Upon returning to her hometown after college, she was looking on Craigslist for work and came across an ad that promised she would be a hero of Mardi Gras, despite being "overworked, underpaid, and anonymous." She said that the opportunity sounded like "absolute catnip to a romantic kid straight out of art school." After some years of part-time work painting floats, she was finally able to make it a full-time career in 2011.
The process of painting floats is a year-round venture. Caroline explained her process: "About a week after Mardi Gras, I start meeting with the art director and owner of Royal Artists, the production company I work for. We usually come up with three theme proposals. Krewes have different tastes; some like themes that are kid-friendly, some like pop culture references, and some are solely focused on satire. Proteus is more about fantasy and mystery. And because they've been around since the 1880s, they like themes that tip their hat at that history, maybe by choosing a theme similar to one they did in the far past, or perhaps something that reflects the art and literature of the late 19th century."
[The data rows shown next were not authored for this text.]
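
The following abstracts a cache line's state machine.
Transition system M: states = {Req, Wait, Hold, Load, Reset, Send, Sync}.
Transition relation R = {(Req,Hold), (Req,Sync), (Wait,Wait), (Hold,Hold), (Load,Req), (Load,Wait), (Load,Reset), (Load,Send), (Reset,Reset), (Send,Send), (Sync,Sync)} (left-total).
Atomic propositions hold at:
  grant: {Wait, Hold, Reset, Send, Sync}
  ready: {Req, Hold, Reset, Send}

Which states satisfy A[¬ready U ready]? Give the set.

{Req, Hold, Reset, Send}

Sat(¬ready) = {Wait, Load, Sync}
A[¬ready U ready]: least fixpoint, start Z0 = Sat(ready) = {Req, Hold, Reset, Send}, add states in Sat(¬ready) with every successor in Z. Already a fixed point.
Sat(A[¬ready U ready]) = {Req, Hold, Reset, Send}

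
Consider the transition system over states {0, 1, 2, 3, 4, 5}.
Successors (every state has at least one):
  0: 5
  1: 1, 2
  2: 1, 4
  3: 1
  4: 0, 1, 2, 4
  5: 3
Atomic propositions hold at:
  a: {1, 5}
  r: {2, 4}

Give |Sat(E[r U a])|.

4

E[r U a]: least fixpoint, start Z0 = Sat(a) = {1, 5}, add states in Sat(r) with some successor in Z. Z1 = {1, 2, 4, 5}; fixed.
Sat(E[r U a]) = {1, 2, 4, 5}
|Sat(E[r U a])| = |{1, 2, 4, 5}| = 4.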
The captain chooses from the available options, and Caroline sketches her float designs. Upon approval, she paints them in with watercolors. She continued, "The three main tasks of a float are the paint job, the sculpture or 'prop' on the front of the float, and the decorative paper elements (flowers, stars, etc). Royal Artists works on some of the oldest floats in the city—Proteus floats are over 130 years old, wooden wagon wheels and all. We embrace that as part of our aesthetic as a company, so our props are almost exclusively papier mache, as opposed to Styrofoam. Painters might use a spray gun to block in a float, but we switch over to brushes for shading and detail. We figure people can go to Disney to see slick, polished floats. We want ours to look like they were still created by human hands, while preserving some of the old Carnival craftmaking that is so important to our history as a city."
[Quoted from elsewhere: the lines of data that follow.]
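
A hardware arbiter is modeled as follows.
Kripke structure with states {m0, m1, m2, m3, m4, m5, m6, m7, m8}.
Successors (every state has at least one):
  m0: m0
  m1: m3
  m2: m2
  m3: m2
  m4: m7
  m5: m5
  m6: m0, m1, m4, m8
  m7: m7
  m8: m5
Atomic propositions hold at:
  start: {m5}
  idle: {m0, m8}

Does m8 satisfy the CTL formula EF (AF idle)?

AF idle: least fixpoint, start Z0 = {m0, m8}, add states with every successor in Z. Already a fixed point.
Sat(AF idle) = {m0, m8}
EF (AF idle): least fixpoint, start Z0 = {m0, m8}, add states with some successor in Z. Z1 = {m0, m6, m8}; fixed.
Sat(EF (AF idle)) = {m0, m6, m8}
m8 ∈ Sat(EF (AF idle)) = {m0, m6, m8}, so the formula holds at m8.

Yes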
After Proteus, Caroline moves on to work with Krewe of Chaos, Krewe d'Etat, and some floats for Mobile, Alabama, parades. Caroline loves being able to have more creative control of the look of the floats she works on instead of being part of a larger company that would have a team working on smaller elements of the process.
Caroline said of the time that float painting takes, "We definitely beef up our temp/seasonal staff starting around September, but I start working on next year's designs a week after Mardi Gras. I try to have some designs for the painters within a month. In the meantime, those really hurting for work can do the real dirty work of Mardi Gras—cleaning the floats. Let's just say there's a five-gallon bucket on each float that no amount of money would persuade me to touch. After that, all the theme floats have to be stripped of decorations and whited out, and there are always some slight repairs needed on the floats after getting a beating down Saint Charles."
Hopefully, you'll be able to take the time to look more closely at the all-important vessels of Mardi Gras as they roll down the street this year.